Comissão aprova proposta de plantio de maconha para fins medicinais no Brasil

Comissão aprova proposta de plantio de maconha para fins medicinais no Brasil

Projeto permite cultivo em todo território nacional por empresas autorizadas pelo poder público.

Por Acontece Mais 09/06/2021 - Atualizado em 09/06/2021

A comissão especial da Câmara dos Deputados que analisou o Projeto de Lei 399/15 aprovou nesta terça-feira, 8, projeto de lei para legalizar o cultivo no Brasil, exclusivamente para fins medicinais, veterinários, científicos e industriais, da cannabis sativa, planta também conhecida como maconha.

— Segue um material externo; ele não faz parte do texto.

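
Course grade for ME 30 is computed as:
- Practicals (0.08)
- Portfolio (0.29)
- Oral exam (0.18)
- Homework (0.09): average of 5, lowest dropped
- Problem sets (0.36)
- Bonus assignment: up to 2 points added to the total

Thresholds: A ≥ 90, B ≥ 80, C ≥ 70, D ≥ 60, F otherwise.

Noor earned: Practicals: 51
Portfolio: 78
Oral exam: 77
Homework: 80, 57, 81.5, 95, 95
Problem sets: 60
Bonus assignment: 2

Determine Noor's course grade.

Homework: drop 57 → average of remaining 4 = 351.5/4 = 87.875
Weighted total:
  Practicals 51 × 0.08 = 4.08
  Portfolio 78 × 0.29 = 22.62
  Oral exam 77 × 0.18 = 13.86
  Homework 87.875 × 0.09 = 7.90875
  Problem sets 60 × 0.36 = 21.6
Sum = 70.06875
Bonus assignment: 70.06875 + 2 = 72.06875
72.06875 is ≥ 70 and < 80 → C

C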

O texto tramitou de forma conclusiva pela comissão, o que significa que seria enviado diretamente ao Senado. No entanto, deputados contrários ao projeto afirmaram que apresentarão recurso e a proposta pode ser discutida no plenário da Câmara.

Por apenas um voto de diferença, em uma votação apertada, que estava 17 votos favoráveis e 17 contrários, coube ao relator, deputado Luciano Ducci (PSB-PR), dar o voto de desempate em favor da proposta. Os defensores do projeto rebateram as críticas e lembraram que o projeto vai facilitar a produção de remédios de difícil acesso e de alto custo. O presidente da comissão especial, deputado Paulo Teixeira (PT-SP), celebrou o resultado.

O presidente Jair Bolsonaro declarou que pretende vetar o projeto caso seja aprovado. No último mês, houve a troca de parlamentares para fortalecer a ala contra o projeto na comissão. Em maio, deputados que fazem parte da comissão discutiram durante a sessão. O presidente da comissão, deputado Paulo Teixeira (PT-SP), acusou o colega Diego Garcia (Podemos-PR) de agressão.

O que se sabe é que o substitutivo aprovado legaliza o cultivo da cannabis, mas impõe restrições. O plantio poderá ser feito apenas por pessoas jurídicas (empresas, associações de pacientes ou organizações não governamentais). Não há previsão para o cultivo individual. Seguirão proibidos cigarros, chás e outros itens derivados da planta.

Pelo texto, as empresas interessadas deverão se submeter a condições mínimas de controle, como:

  • cota de cultivo, suficiente para atender demanda pré-contratada ou com finalidade pré-determinada, que deverá constar do requerimento de autorização para o cultivo;
  • indicação de proveniência e caracterização do quimiotipo da planta de cannabis, bem como a rastreabilidade da produção, desde a aquisição da semente até o processamento final e o seu descarte;
  • plano de segurança, que atenda a todos os requisitos de segurança previstos na lei, visando a prevenção de desvios.

Ainda pela proposta, o cultivo de plantas de Cannabis medicinal deverá ser feito exclusivamente em casa de vegetação (uma estrutura montada para cobrir e abrigar artificialmente plantas).